Basically, an LLM can have the ability to access the web or it can have access to private information but it can’t have both and still be secure.
My whole point is that you must consider this entity to be untrusted, which is pretty strongly at odds with having it act as an agent. It can’t both have access to private data and the outside world.
I guess it's just that I've given up on expecting them to be able to police themselves. Even if there was some fundamental change which made it plausible, it would likely be implemented by somebody I don't know or trust--so I'm going to be locking it down via OS-level controls anyway. And since I'm going to do that, doesn't the self-policing part then become redundant?

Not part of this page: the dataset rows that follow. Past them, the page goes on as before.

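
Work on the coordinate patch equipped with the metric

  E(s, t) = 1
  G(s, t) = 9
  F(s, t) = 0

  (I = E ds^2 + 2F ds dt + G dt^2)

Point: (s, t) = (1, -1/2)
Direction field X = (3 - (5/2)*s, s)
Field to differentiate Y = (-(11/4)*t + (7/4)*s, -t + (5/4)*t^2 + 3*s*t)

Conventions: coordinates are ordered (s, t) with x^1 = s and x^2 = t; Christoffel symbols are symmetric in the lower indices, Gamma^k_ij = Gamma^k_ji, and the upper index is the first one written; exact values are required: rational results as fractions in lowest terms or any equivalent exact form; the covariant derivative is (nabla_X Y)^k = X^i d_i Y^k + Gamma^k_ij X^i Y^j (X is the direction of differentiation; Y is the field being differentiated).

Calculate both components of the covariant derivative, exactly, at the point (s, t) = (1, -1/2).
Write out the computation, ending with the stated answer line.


E = 1, F = 0, G = 9 at the point
E_s = 0, E_t = 0, F_s = 0, F_t = 0, G_s = 0, G_t = 0
EG - F^2 = 9;  g^inv = (1/9) * [[9, 0], [0, 1]]
first-kind symbols [ij,l] = (1/2)(d_i g_jl + d_j g_il - d_l g_ij): [ss,s] = E_s/2 = 0, [ss,t] = F_s - E_t/2 = 0, [st,s] = E_t/2 = 0, [st,t] = G_s/2 = 0, [tt,s] = F_t - G_s/2 = 0, [tt,t] = G_t/2 = 0
Gamma^s_ij = (G*[ij,s] - F*[ij,t])/(EG - F^2), Gamma^t_ij = (E*[ij,t] - F*[ij,s])/(EG - F^2)
Gamma_sss = 0, Gamma_sst = 0, Gamma_stt = 0, Gamma_tss = 0, Gamma_tst = 0, Gamma_ttt = 0
X = (1/2, 1), Y = (25/8, -11/16) at the point

Answer: (nabla_X Y)^s = -15/8, (nabla_X Y)^t = 0


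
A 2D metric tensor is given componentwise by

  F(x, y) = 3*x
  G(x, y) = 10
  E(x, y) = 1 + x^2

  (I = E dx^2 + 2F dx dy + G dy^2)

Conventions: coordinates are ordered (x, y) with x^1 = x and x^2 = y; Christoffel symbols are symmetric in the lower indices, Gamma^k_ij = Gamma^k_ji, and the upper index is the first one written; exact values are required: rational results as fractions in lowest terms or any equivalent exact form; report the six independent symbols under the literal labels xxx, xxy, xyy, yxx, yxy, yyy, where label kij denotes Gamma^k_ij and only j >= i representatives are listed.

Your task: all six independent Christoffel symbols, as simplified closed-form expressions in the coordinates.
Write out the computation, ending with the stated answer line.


E = 1 + x^2; F = 3*x; G = 10
Gamma^k_ij = (1/2) g^{kl} (d_i g_jl + d_j g_il - d_l g_ij), with g^inv = (1/(EG-F^2)) [[G, -F], [-F, E]]
first partials: E_x = 2*x, E_y = 0, F_x = 3, F_y = 0, G_x = 0, G_y = 0
D = EG - F^2 = 10 + x^2
expanded: Gamma^x_xx = (G E_x - 2F F_x + F E_y)/(2D), Gamma^x_xy = (G E_y - F G_x)/(2D), Gamma^x_yy = (2G F_y - G G_x - F G_y)/(2D), Gamma^y_xx = (2E F_x - E E_y - F E_x)/(2D), Gamma^y_xy = (E G_x - F E_y)/(2D), Gamma^y_yy = (E G_y - 2F F_y + F G_x)/(2D); substitute and cancel common factors

Answer: Gamma_xxx = x/(x^2 + 10), Gamma_xxy = 0, Gamma_xyy = 0, Gamma_yxx = 3/(x^2 + 10), Gamma_yxy = 0, Gamma_yyy = 0


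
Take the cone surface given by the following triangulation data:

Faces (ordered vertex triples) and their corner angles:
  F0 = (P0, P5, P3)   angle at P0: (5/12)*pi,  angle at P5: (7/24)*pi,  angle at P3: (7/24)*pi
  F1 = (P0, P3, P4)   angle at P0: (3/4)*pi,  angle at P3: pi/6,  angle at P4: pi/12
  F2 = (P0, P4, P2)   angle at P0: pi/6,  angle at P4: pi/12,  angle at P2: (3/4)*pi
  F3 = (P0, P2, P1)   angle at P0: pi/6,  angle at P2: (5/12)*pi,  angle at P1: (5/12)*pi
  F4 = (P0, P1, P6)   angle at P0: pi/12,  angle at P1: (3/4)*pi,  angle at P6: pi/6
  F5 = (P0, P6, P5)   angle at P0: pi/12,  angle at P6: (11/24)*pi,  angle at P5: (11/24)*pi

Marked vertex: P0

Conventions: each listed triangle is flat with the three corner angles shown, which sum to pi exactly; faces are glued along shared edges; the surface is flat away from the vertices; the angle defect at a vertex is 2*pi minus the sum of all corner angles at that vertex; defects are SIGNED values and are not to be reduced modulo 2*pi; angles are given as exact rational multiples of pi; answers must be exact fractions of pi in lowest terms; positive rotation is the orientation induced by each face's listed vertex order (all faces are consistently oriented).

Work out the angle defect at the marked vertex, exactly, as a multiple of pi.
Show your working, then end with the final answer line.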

If it's not allowed to do something, I'd rather it just show me the error it got when it tried and leave it to me to tweak the containment or not. Having it refuse because it's not allowed according to its own internal logic just creates a whole separate set of less-common error messages that I'll have to search for, each of which is opaquely equivalent to one that we have decades of experience with. There is a battle-hardened interface for this sort of thing and reimplementing it internally to the LLM just isn't worth the squeeze.
I will confess that I've previously run untrusted agents (e.g. from CircleCI) as my own user without giving them due scrutiny. And shame on me for doing so. I just don't think that my negligence would be any greater had it contained an LLM.
Basically, an LLM can have the ability to access the web or it can have access to private information but it can’t have both and still be secure.